Her ay el eline bakmanın ezici yükünün altında gidip imza atıyordum. O imza ile elimdeki banka kartında aylık geçimim için bir miktar para olurdu. Onu bir ay yetirebilmek için para çekerken 2,60 Euro kesinti yapmayacak banka arardım. İmza atacağım yerde uzun uzun sıra oluşurdu. Halinden, duruşundan kendim gibi olanı çabuk tanırdım. Selamlaşıp tanışırken aynı düğümden yana dertli olduğumuzu hemen anlardık. Çok konuşmak gerekmezdi. Boğazımızda düğümlenen cümleler yeterdi her şeyi anlamaya ve anlatmaya.
Yine imzamı atıp yoluma giderken kafamda cevapsız sorular ile şehrin en işlek caddelerinin birinden geçiyordum. Sahil yoluna varmadan vitrin camlarını izlemek iyi gelirdi. Çikolataların vitrindeki sunumları cezbediyordu. Çikolata pek çok insanın keyifle yediği özel bir lezzet olmasının yanında çeşitleri göz doyuruyor. Bu vitrin baştan sona çikolatadan yapılmış ayakkabılar ile en dikkat çekeni idi. Memleketimde her şeyin fazlasını görmeye alışkındım. Oysa burada peşi sıra gelen dükkânların vitrinlerinin farklı olması olması bana ilginç gelirdi. Devamını arıyordu gözlerim. Çeşit çeşit modellerle yapılmış ayakkabıdan çikolataların devamı gelsin istiyordum. Bu kadarı bile mutlu etmeye yetiyordu. Her defasında önünden geçtiğim bu dükkâna girmeye bir türlü cesaretim yoktu. Gerek yetersiz kalan dilim, gerekse yabancısı olduğum bu diyarda göreceğim karşılığı bilemediğimden elim kapıya varmıyordu.

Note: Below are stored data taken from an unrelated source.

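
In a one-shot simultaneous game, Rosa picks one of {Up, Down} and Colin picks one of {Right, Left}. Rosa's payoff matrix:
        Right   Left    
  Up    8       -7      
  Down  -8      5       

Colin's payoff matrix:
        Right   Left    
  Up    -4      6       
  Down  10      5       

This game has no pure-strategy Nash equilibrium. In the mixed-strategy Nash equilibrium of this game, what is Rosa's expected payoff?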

Yine böyle bir günde bu dükkânın önünden geçtim. Ayakkabıları incelerken içeriden birinin gülümsediğini fark ettim. Çekingen bir tavırla konuşmakta zorluk çekmeme rağmen vitrini işaret ederek “Fotoğraf çekebilir miyim?” diye sordum. Bana gülümseyen kadın başta anlamadı. “Neyin fotoğrafı?” diye sordu. Daha bir kızararak konuşmak yerine vitrini işaret ettim. Ben sesli cümleler kurduğumu sanıyorum ama içime içime konuştuğumdan artık el kol hareketlerim dilimden daha çok şey anlatmaya başlamıştı. Satıcı kadın yüzüne yayılan tatlı bir gülümseme ile “Tabii, tabii” deyince kendimi ifade edebilmenin huzurunu yaşayanlar anlayacaktır. O kadar zor bir durum ki ne istediğini anlatamamak. Sadece içinden uzun uzun cümleler kurup dudaklarını kıpırdatmadan kendini anlatmaya çalışmak.
Yer yön bilmediğim gibi yaşamın bana neler kazandıracağını bilemezdim. Bu kadar zorluğa rağmen öğrenmem gereken yeni şeyleri keşfediyordum. Artık yaş kemale erdi, çocuklarım büyüdü; onların hayatlarındaki değişimler ile ilgileneceğimi sandığım yaşlarda hayat bana yepyeni ufuklar kazandırıyordu. Dil öğrenmek bunlardan biriydi mesela. Yabancısı olduğum bu yerde sevgi dilinin binlerce kelime ile anlatamayacağım hissiyatımı kolayca anlattığını yaşayarak tecrübe etmiştim. Dünyanın neresinde olursa olsun tatlı bir tebessümün sevgi ile uzatılan bir elin ne demek olduğunu sanırım herkes bilir.